Chambers Bay needed no such contrivances. It comes by its links-style honestly and in its building, the architects merely followed the land - the way it was done in the early days. The architect hired to build Chambers Bay understood that the moment he saw the site. “Aside from some aspects of Shinnecock (Long Island), which is open to the sea breezes, I have never seen a site as pure for links-style golf in this country,” Robert Trent Jones, Jr. said. “No place else has this feel.”
The sand and gravel mine hard by railroad tracks that run along Puget Sound was a working mine for more than 100 years. Some 250 acres of that mined-out land was claimed for the golf course, which allowed the architectural team to build on a grand scale. By comparison, St. Andrews’ Old Course is only about 85 acres.
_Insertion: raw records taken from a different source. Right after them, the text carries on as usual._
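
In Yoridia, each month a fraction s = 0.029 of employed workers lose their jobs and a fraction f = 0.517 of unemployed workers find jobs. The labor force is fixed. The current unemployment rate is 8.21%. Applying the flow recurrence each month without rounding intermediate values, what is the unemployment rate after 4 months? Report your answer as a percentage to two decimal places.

Unemployment rate after four months ≈ 5.43%.

With a fixed labor force, u_{t+1} = u_t + s·(1−u_t) − f·u_t = u_t·(1−s−f) + s.
Here 1−s−f = 0.454 and s = 0.029.
u_1 = 0.082100 × 0.454 + 0.029 = 0.066273.
u_2 = 0.066273 × 0.454 + 0.029 = 0.059088.
u_3 = 0.059088 × 0.454 + 0.029 = 0.055826.
u_4 = 0.055826 × 0.454 + 0.029 = 0.054345.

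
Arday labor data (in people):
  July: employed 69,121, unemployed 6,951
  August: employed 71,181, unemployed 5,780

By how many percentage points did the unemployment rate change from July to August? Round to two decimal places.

The unemployment rate changed by −1.63 percentage points.

July: labor force = 69,121 + 6,951 = 76,072; u = 6,951/76,072 = 9.14%.
August: labor force = 71,181 + 5,780 = 76,961; u = 5,780/76,961 = 7.51%.
Change = 7.51% − 9.14% = −1.63 pp.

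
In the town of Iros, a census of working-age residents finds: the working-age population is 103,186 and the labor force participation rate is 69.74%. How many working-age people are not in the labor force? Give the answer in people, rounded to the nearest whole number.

About 31,224 are not in the labor force.

Share not in the labor force = 1 − 0.6974 = 0.3026.
Not in labor force = 0.3026 × 103,186 ≈ 31,224.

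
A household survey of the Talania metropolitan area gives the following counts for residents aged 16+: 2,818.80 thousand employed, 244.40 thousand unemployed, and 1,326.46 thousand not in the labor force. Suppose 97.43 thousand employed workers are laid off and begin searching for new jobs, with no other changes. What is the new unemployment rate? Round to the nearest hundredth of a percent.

Initially, labor force = 2,818.80 + 244.40 = 3,063.20 thousand, so u = 244.40/3,063.20 = 7.98%.
After the change, employed falls and unemployed rises by 97.43; labor force unchanged → E = 2,721.37, U = 341.83, labor force = 3,063.20 thousand.
New unemployment rate = 341.83 / 3,063.20 = 11.16%.

New unemployment rate ≈ 11.16%.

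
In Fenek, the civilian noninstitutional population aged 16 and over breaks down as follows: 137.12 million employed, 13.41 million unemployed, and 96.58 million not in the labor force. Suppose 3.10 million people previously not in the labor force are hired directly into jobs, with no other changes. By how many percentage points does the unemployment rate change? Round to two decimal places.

Initially, labor force = 137.12 + 13.41 = 150.53 million, so u = 13.41/150.53 = 8.91%.
After the change, employed and labor force both rise by 3.10; unemployed unchanged → E = 140.22, U = 13.41, labor force = 153.63 million.
New unemployment rate = 13.41 / 153.63 = 8.73%.
Change = 8.73% − 8.91% = −0.18 percentage points.

The unemployment rate changes by −0.18 percentage points.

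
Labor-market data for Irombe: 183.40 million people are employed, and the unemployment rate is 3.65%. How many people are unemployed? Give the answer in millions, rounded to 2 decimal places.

About 6.95 million are unemployed.

Let U be the number unemployed. The labor force is E + U, and U/(E+U) = 0.0365.
So U = 0.0365 × 183.40 / (1 − 0.0365) = 6.6941 / 0.9635 ≈ 6.95 million.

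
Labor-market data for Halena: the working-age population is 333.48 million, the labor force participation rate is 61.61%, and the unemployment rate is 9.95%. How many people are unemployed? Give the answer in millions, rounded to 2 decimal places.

About 20.44 million are unemployed.

Labor force = 0.6161 × 333.48 = 205.46 million.
Unemployed = 0.0995 × 205.46 ≈ 20.44 million.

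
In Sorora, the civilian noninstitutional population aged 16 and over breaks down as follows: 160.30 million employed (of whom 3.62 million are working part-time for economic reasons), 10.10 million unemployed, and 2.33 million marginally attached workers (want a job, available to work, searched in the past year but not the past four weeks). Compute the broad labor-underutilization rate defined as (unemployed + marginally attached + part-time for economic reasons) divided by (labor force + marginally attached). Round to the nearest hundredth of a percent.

Labor force = 160.30 + 10.10 = 170.40 million.
Numerator = 10.10 + 2.33 + 3.62 = 16.05 million.
Denominator = 170.40 + 2.33 = 172.73 million.
Broad rate = 16.05 / 172.73 = 9.29%.

Broad underutilization rate ≈ 9.29%.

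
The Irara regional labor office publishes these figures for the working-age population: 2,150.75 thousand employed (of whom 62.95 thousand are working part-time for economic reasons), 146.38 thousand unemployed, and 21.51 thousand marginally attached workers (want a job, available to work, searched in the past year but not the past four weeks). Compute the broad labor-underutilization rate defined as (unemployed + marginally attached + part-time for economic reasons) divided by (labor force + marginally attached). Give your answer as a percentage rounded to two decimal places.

Labor force = 2,150.75 + 146.38 = 2,297.13 thousand.
Numerator = 146.38 + 21.51 + 62.95 = 230.84 thousand.
Denominator = 2,297.13 + 21.51 = 2,318.64 thousand.
Broad rate = 230.84 / 2,318.64 = 9.96%.

Broad underutilization rate ≈ 9.96%.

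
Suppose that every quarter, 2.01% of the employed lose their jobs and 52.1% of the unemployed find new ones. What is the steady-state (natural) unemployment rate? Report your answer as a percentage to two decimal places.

Steady-state unemployment rate ≈ 3.71%.

At steady state the flows balance: s·E = f·U, so U/(E+U) = s/(s+f).
u* = 2.01 / (2.01 + 52.1) = 2.01 / 54.11 = 3.71%.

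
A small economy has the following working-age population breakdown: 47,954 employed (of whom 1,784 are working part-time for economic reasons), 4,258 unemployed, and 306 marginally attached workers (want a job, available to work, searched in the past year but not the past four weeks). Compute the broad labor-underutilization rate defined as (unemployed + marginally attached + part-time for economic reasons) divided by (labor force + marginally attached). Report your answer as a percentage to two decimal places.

Broad underutilization rate ≈ 12.09%.

Labor force = 47,954 + 4,258 = 52,212.
Numerator = 4,258 + 306 + 1,784 = 6,348.
Denominator = 52,212 + 306 = 52,518.
Broad rate = 6,348 / 52,518 = 12.09%.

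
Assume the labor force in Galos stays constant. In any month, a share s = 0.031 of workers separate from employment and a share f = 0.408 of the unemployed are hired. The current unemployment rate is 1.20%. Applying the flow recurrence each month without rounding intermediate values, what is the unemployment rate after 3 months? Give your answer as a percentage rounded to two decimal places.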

The shapers, the guys who come in at the final stages of the building process to contour the land, already had the perfect links underbed to work with. After that, fescue was planted on all areas of the course and you have for a national championship a dry (in summer), firm, undulating, windswept, treeless (aside from the single miraculous fir behind the 15th hole), seaside course that golf purists dream about and that Alister MacKenzie would most certainly give a tip o’ the cap to.
Links courses are hard and fast. And Chambers will be just that. Judging how far a ball may roll from anywhere within 100 yards of the green will be a major requirement in order for a player to survive the test on this course, and many players will not have seen anything like the bald, brown green complexes that will be faster than they have ever been, according to superintendent Dave Wienecke.
When the top amateurs from around the country and the world step on Chambers Bay many will be in awe. When they finish their rounds, they will know what real links golf is and don’t be surprised if more than a few of them look a little shell-shocked. Welcome to links golf, lads.